PG&E says gas bills could go up beginning next year to help pay for it’s pipeline safety program.

Ever since the deadly PG&E gas pipeline explosion in San Bruno eight years ago, the utility company says it’s been stepping up its safety program with renewed urgency.

The utility says that’s why it is asking state regulators to approve a proposed rate hike in their customers gas bills.

“That rate case will really help provide funding for PG&E to invest in its infrastructure and continue to supply safe and reliable gas service to its customers,” said Andrea Menniti a PG&E spokeswoman.

The gas bills for typical customers would increase by a little more than a dollar a month.
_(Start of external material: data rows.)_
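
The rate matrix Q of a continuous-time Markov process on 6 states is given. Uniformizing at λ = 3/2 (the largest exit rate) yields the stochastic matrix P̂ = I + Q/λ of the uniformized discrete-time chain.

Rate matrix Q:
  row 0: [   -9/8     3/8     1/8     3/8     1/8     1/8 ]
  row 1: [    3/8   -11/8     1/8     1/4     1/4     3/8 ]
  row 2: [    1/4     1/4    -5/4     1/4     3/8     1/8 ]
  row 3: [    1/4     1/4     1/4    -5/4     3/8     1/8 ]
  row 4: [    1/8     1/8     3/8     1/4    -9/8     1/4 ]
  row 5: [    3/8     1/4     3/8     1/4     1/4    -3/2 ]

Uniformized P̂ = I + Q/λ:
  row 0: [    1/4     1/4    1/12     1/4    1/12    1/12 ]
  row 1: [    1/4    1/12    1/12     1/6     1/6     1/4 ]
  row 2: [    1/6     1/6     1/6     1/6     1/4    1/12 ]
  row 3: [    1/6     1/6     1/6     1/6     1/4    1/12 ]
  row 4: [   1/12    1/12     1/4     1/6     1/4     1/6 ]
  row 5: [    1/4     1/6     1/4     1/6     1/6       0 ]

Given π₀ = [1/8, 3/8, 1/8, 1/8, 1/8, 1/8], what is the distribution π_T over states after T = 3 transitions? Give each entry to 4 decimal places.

π = [0.1889, 0.1536, 0.1627, 0.1827, 0.1958, 0.1164]

t=0: π = [0.1250, 0.3750, 0.1250, 0.1250, 0.1250, 0.1250]
t=1: π = [0.2083, 0.1354, 0.1458, 0.1771, 0.1875, 0.1458]
t=2: π = [0.1918, 0.1571, 0.1658, 0.1840, 0.1918, 0.1094]
t=3: π = [0.1889, 0.1536, 0.1627, 0.1827, 0.1958, 0.1164]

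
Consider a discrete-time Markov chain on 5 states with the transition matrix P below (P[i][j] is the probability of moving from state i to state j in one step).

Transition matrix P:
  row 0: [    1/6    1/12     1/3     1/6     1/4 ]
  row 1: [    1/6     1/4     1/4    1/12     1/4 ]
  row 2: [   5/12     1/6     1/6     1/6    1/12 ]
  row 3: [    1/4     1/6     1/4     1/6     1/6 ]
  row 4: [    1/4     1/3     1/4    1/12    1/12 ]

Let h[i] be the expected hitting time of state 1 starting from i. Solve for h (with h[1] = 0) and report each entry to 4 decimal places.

h = [6.2722, 0.0000, 6.0095, 5.8795, 4.9749]

First-step conditioning: h[1] = 0; for i ≠ 1, h[i] = 1 + Σ_k P[i][k]·h[k].
  h[0] = 1 + 1/6·h[0] + 1/3·h[2] + 1/6·h[3] + 1/4·h[4]
  h[2] = 1 + 5/12·h[0] + 1/6·h[2] + 1/6·h[3] + 1/12·h[4]
  h[3] = 1 + 1/4·h[0] + 1/4·h[2] + 1/6·h[3] + 1/6·h[4]
  h[4] = 1 + 1/4·h[0] + 1/4·h[2] + 1/12·h[3] + 1/12·h[4]
Solving the 4×4 linear system over states ≠ 1 gives exactly h = [9264/1477, 0, 1268/211, 8684/1477, 7348/1477] (h[1] = 0 is the target).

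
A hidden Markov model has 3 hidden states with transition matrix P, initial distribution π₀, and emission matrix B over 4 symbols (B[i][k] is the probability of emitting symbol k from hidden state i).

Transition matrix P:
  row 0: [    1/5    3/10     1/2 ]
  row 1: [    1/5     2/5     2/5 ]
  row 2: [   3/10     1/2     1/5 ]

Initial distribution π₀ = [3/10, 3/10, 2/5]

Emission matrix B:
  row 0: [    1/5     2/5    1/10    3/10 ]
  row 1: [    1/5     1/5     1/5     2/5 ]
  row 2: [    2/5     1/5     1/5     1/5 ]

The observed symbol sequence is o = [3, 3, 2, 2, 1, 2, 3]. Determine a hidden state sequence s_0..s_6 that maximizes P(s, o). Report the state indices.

t=0: δ = [9.000e-02, 1.200e-01, 8.000e-02]  (obs o_0=3)
t=1: δ = [7.200e-03, 1.920e-02, 9.600e-03]  ψ = [1, 1, 1]  (obs o_1=3)
t=2: δ = [3.840e-04, 1.536e-03, 1.536e-03]  ψ = [1, 1, 1]  (obs o_2=2)
t=3: δ = [4.608e-05, 1.536e-04, 1.229e-04]  ψ = [2, 2, 1]  (obs o_3=2)
t=4: δ = [1.475e-05, 1.229e-05, 1.229e-05]  ψ = [2, 1, 1]  (obs o_4=1)
t=5: δ = [3.686e-07, 1.229e-06, 1.475e-06]  ψ = [2, 2, 0]  (obs o_5=2)
t=6: δ = [1.327e-07, 2.949e-07, 9.830e-08]  ψ = [2, 2, 1]  (obs o_6=3)
backtrack: best end state = 1; path = [1, 1, 1, 2, 0, 2, 1]

path = [1, 1, 1, 2, 0, 2, 1]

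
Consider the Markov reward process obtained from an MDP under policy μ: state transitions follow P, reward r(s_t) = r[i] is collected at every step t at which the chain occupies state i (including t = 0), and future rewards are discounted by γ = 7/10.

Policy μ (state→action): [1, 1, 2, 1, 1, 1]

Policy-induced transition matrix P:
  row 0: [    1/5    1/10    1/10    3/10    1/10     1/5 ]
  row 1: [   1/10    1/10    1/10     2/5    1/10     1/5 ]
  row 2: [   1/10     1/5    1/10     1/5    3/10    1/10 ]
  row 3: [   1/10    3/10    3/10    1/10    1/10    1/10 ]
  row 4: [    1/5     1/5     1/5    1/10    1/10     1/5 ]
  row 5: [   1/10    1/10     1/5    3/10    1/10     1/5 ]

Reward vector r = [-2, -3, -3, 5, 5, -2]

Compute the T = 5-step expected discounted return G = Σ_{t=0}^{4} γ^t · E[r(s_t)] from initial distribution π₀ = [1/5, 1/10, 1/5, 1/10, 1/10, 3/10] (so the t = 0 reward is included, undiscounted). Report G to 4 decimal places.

G = -0.4369

t=0: π = [0.2000, 0.1000, 0.2000, 0.1000, 0.1000, 0.3000], E[r] = -0.9000, γ^t·E[r] = -0.900000, running G = -0.900000
t=1: π = [0.1300, 0.1500, 0.1600, 0.2500, 0.1400, 0.1700], E[r] = 0.4200, γ^t·E[r] = 0.294000, running G = -0.606000
t=2: π = [0.1270, 0.1800, 0.1810, 0.2210, 0.1320, 0.1590], E[r] = 0.1100, γ^t·E[r] = 0.053900, running G = -0.552100
t=3: π = [0.1259, 0.1755, 0.1733, 0.2293, 0.1362, 0.1598], E[r] = 0.2097, γ^t·E[r] = 0.071927, running G = -0.480173
t=4: π = [0.1262, 0.1768, 0.1755, 0.2271, 0.1347, 0.1597], E[r] = 0.1802, γ^t·E[r] = 0.043264, running G = -0.436909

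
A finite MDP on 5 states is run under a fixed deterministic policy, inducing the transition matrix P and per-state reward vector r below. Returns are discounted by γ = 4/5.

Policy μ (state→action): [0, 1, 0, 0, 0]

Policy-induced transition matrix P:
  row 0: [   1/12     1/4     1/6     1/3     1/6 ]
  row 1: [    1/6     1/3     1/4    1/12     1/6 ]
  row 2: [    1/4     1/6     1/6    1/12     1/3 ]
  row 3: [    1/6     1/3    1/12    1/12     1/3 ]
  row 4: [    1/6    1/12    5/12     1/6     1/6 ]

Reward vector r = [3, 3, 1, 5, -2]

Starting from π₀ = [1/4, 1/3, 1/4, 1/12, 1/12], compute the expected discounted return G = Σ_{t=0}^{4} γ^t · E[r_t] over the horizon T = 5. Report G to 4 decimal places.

t=0: π = [0.2500, 0.3333, 0.2500, 0.0833, 0.0833], E[r] = 2.2500, γ^t·E[r] = 2.250000, running G = 2.250000
t=1: π = [0.1667, 0.2500, 0.2083, 0.1528, 0.2222], E[r] = 1.7778, γ^t·E[r] = 1.422222, running G = 3.672222
t=2: π = [0.1701, 0.2292, 0.2303, 0.1435, 0.2269], E[r] = 1.6921, γ^t·E[r] = 1.082963, running G = 4.755185
t=3: π = [0.1717, 0.2241, 0.2305, 0.1448, 0.2290], E[r] = 1.6836, γ^t·E[r] = 0.862025, running G = 5.617210
t=4: π = [0.1716, 0.2234, 0.2305, 0.1453, 0.2292], E[r] = 1.6836, γ^t·E[r] = 0.689587, running G = 6.306797

G = 6.3068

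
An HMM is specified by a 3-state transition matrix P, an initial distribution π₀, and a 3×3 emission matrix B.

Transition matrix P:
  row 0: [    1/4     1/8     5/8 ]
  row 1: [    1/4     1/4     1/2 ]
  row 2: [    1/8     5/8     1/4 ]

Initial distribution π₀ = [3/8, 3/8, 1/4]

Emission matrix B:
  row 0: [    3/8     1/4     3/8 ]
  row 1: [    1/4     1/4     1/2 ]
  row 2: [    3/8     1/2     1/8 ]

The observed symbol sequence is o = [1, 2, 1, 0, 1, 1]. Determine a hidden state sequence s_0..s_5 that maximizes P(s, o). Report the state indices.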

That’s a two percent hike.

California Public Utilities Commission regulates the utility and held one of a series of hearings about the proposed rate hikes Wednesday.

Few people attended.

The PG&E watchdog organization, TURN (The Utility Reform Network), opposes the hike. TURN is skeptical all the money will actually go towards safety.

“The rates are high and getting higher. And its on top of other rate increases. And that is what is critical to people. They have to make the choices of what can they pay for this month,” said Ana Montes with TURN.

“We have lots of tools that can help them manage their accounts during the winter and summer months,” Menniti said.

PG&E says the additional money will help pay for more automated shutoff valves, pipeline strength testing and increasing the use of advanced robotics called “PIGS” to inspect the insides of pipelines.

The news rate would be in effect for three years. The state PUC commissioners are expected to decide whether or not to approve the hikes by the end of the year.